Tapping the 401K and unrealized gains

I just picked up on a MarketWatch article about 401(k) debit cards through Tim Iacono’s blog. It marks a pretty astounding trend in financial innovation.

Debit cards are straightforward. You use them for purchases and money is deducted from your bank account. But when the debited account is your 401(k) retirement plan, critics angrily line up to take a swipe at that piece of plastic.

It’s not hard to see why. The 401(k) debit card lets you borrow from retirement savings and pay yourself back with interest over time, much as you would with a typical 401(k) loan. Only the card makes it much easier to crack your retirement nest egg; all you do is shop, swipe and sign.

Let’s cut to the chase here. A debit card used to draw down your 401(k) is a very bad idea and should be banned by regulators of the industry. Leave it to the financial services industry to come up with some innovative deal to get consumers to go out and spend money the don’t have. Hats off to the innovative genius who thought this one up. This is just the latest in a line of credit products used to tap unrealized gains — a great way to keep the party going.

Credit
The problem I have with these instruments is they represent the end game in a slippery slope of excessive credit. Credit is the basic mechanism we consumers use to tap into unrealized gains in income and wealth.

For example, a mortgage is a credit taken on under the assumption that one will have enough future income at each mortgage payment due date to pay off the mortgage over time in full. Essentially, it is borrowing against future income.

Likewise, credit cards allow people to borrow today ostensibly under the assumption that they will earn enough in future income to pay off the credit balance in full at some point in the future.

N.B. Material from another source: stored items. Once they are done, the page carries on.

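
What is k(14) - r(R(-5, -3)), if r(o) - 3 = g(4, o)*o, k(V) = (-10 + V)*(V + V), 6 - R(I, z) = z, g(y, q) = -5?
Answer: 154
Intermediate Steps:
R(I, z) = 6 - z
k(V) = 2*V*(-10 + V) (k(V) = (-10 + V)*(2*V) = 2*V*(-10 + V))
r(o) = 3 - 5*o
k(14) - r(R(-5, -3)) = 2*14*(-10 + 14) - (3 - 5*(6 - 1*(-3))) = 2*14*4 - (3 - 5*(6 + 3)) = 112 - (3 - 5*9) = 112 - (3 - 45) = 112 - 1*(-42) = 112 + 42 = 154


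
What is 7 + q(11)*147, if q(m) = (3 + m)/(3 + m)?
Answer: 154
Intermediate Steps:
q(m) = 1
7 + q(11)*147 = 7 + 1*147 = 7 + 147 = 154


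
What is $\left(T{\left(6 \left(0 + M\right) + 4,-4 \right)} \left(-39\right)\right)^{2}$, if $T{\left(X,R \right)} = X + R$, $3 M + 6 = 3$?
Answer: $54756$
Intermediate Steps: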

In a very real sense, we are consuming our future income by taking on these credits. Therefore, credit at its core allows one to ‘consume’ one’s future income before it is realized. Credit is like a short sale — borrowing against your future income before you earn the money or have legitimate access to it. That’s the purpose of credit and there is nothing inherently wrong with it as long as the agreement between lender and borrower is entered into prudently (which is not the case in predatory lending).

Unrealized gains
Where credit has become excessive is where it is has become like margin lending — borrowing against unrealized gains in wealth. The oldest form of lending on the margin is the stock market, where one owns shares and borrows against the value of those shares in order to consume the unrealized paper gains without having to sell the shares.

This is all fine and good while the asset is appreciating. But, if the asset falls in value, the owner faces the potential of negative equity where the loan is worth more than the asset. Margin loans are often seen as a contributing factor in the stock market crash which heralded the coming of the Great Depression.

Now, we have more financial innovations that allow us to lend on the margin against our assets. First, it was residential property and home equity lines of credit (HELOCs). This produced the famous housing ATM during the housing bubble and has left Americans with far less equity in their homes. In many cases, ‘homeowners’ are suffering from negative equity due to their having extracted unrealized gains using their HELOC.

With 401(k) debit cards here, we have people setting aside pre-tax dollars to use upon retirement. In this sense, those dollars don’t legitimately exist before retirement — at least as far as the future pensioner is concerned. So this is an asset supposedly accumulating unrealized gains until one hits retirement. Instead the 401(k) debit card allows consumers borrow on the margin against future wealth and consume those pre-tax dollars to the detriment of their future living standards.

Conclusion
What is clear to me is that human nature fixes most of our mental energy on the here and now. We aren’t thinking long-term enough to resist the temptations of margin lending. Allowing people to tap into unrealized gains in wealth this way is allowing us to collectively mortgage our future. I can offer only two solutions to the problem.

  1. In the case of HELOCs and 401(k) debit cards, allow people to draw down only a certain percentage of their equity, say 20%.
  2. Ban the instruments outright. We can’t handle the enticement.

Do we really want people borrowing against their 401(k) with a debit card?